O vereador Daniel Valença (PT) apresentou um projeto de lei que visa combater a misoginia nas escolas públicas e privadas de Natal. A proposta prevê o desenvolvimento de diferentes ações para promover a igualdade de direitos e o respeito entre estudantes, profissionais da educação e comunidade escolar.
A misoginia é entendida como ódio ou aversão às meninas e mulheres. O Programa Educacional de Enfrentamento à Misoginia, como foi chamado, deverá desenvolver atividades pedagógicas ao longo do ano letivo, com caráter formativo e preventivo, sem alterar a matriz curricular das escolas. A proposta prevê ações complementares e extracurriculares voltadas à conscientização, ao respeito mútuo e à construção de uma cultura de paz entre estudantes e profissionais da educação.
Entre as diretrizes estão o estímulo à reflexão crítica sobre estereótipos de gênero, o combate a práticas discriminatórias e a orientação para o uso ético e responsável das redes sociais, especialmente diante da disseminação de discursos de ódio e violência contra mulheres em ambientes digitais.
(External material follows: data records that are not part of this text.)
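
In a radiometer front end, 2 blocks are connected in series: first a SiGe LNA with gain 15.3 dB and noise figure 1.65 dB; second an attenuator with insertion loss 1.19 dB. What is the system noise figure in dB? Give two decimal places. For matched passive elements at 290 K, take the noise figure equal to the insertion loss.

Convert to linear (a loss of L dB is a gain of −L dB): F_i = 10^(NF_i/10), G_i = 10^(G_i,dB/10)
  Stage 1: F_1 = 10^(1.65/10) = 1.462, G_1 = 10^(15.3/10) = 33.88
  Stage 2: F_2 = 10^(1.19/10) = 1.315, G_2 = 10^(−1.19/10) = 0.7603
Friis cascade:
  F = 1.462 + (1.315 − 1)/33.88 = 1.471
NF = 10 log₁₀(1.471) = 1.68 dB

1.68 dB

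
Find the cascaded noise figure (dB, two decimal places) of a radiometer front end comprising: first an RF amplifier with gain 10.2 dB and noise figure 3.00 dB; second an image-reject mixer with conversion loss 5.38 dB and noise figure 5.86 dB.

3.56 dB

Convert to linear (a loss of L dB is a gain of −L dB): F_i = 10^(NF_i/10), G_i = 10^(G_i,dB/10)
  Stage 1: F_1 = 10^(3.00/10) = 1.995, G_1 = 10^(10.2/10) = 10.47
  Stage 2: F_2 = 10^(5.86/10) = 3.855, G_2 = 10^(−5.38/10) = 0.2897
Friis cascade:
  F = 1.995 + (3.855 − 1)/10.47 = 2.268
NF = 10 log₁₀(2.268) = 3.56 dB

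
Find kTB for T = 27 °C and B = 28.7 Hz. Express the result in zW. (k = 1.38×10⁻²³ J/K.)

T = 27 °C + 273.15 = 300.15 K
P_n = kTB = 1.38×10⁻²³ × 300.15 × 2.87×10¹ = 1.19×10⁻¹⁹ W = 119 zW

119 zW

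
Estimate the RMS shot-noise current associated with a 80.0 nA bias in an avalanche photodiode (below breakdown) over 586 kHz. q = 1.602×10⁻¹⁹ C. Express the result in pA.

123 pA

I_n = √(2qI·B)
2qI·B = 2 × 1.602×10⁻¹⁹ × 8.00×10⁻⁸ × 5.86×10⁵ = 1.50×10⁻²⁰ A²
I_n = √(1.50×10⁻²⁰) = 1.23×10⁻¹⁰ A = 123 pA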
O projeto estabelece que as escolas deverão realizar pelo menos duas ações anuais relacionadas ao tema, uma em cada semestre letivo, podendo incluir palestras, oficinas, rodas de conversa, campanhas educativas e projetos interdisciplinares ligados aos direitos humanos e à cidadania. Também está prevista a formação continuada de professores e equipes pedagógicas para identificar e enfrentar práticas misóginas no cotidiano escolar.
O texto também prevê articulação entre escolas, famílias e a rede de proteção social, além da divulgação de canais de denúncia e informações sobre crimes contra meninas e mulheres. A implementação ficará sob responsabilidade do Poder Executivo municipal, que poderá firmar parcerias com universidades, organizações da sociedade civil e órgãos públicos.
Segundo a justificativa da proposta, a iniciativa busca fortalecer estratégias preventivas diante do aumento dos índices de violência contra mulheres no país, apontados por levantamentos nacionais recentes. O autor argumenta que a escola desempenha papel central na formação cidadã e pode contribuir para reduzir comportamentos discriminatórios antes que se transformem em violência.
Daniel Valença cita a disseminação de discursos misóginos associados a comunidades digitais e narrativas de masculinidade violenta, frequentemente identificadas sob a denominação de “redpill”. Segundo o parlamentar, esse discurso busca“persuadir jovens homens – não raramente ressentidos com um mundo restrito de oportunidades em razão do modelo econômico exclusivista e competitivo da atual etapa capitalista – de que mulheres seriam indignas de valor por supostamente serem manipuladoras e interesseiras, narrativa que aduba o solo da violência contra a mulher.”
“As redes digitais, controladas por bilionários como Elon Musk, que deliberadamente autorizou a inteligência artificial do X/Twitter a construir imagens sexualizadas de mulheres, precisam ser objeto de análise crítica e informada, de tal sorte que, enquanto sociedade, sejamos capazes de educar nossas crianças e jovens para o combate à misoginia e à violência de gênero, assim contribuindo (pedagogicamente, e não apenas punitivamente) com a redução de crimes dessa natureza”, defende o vereador.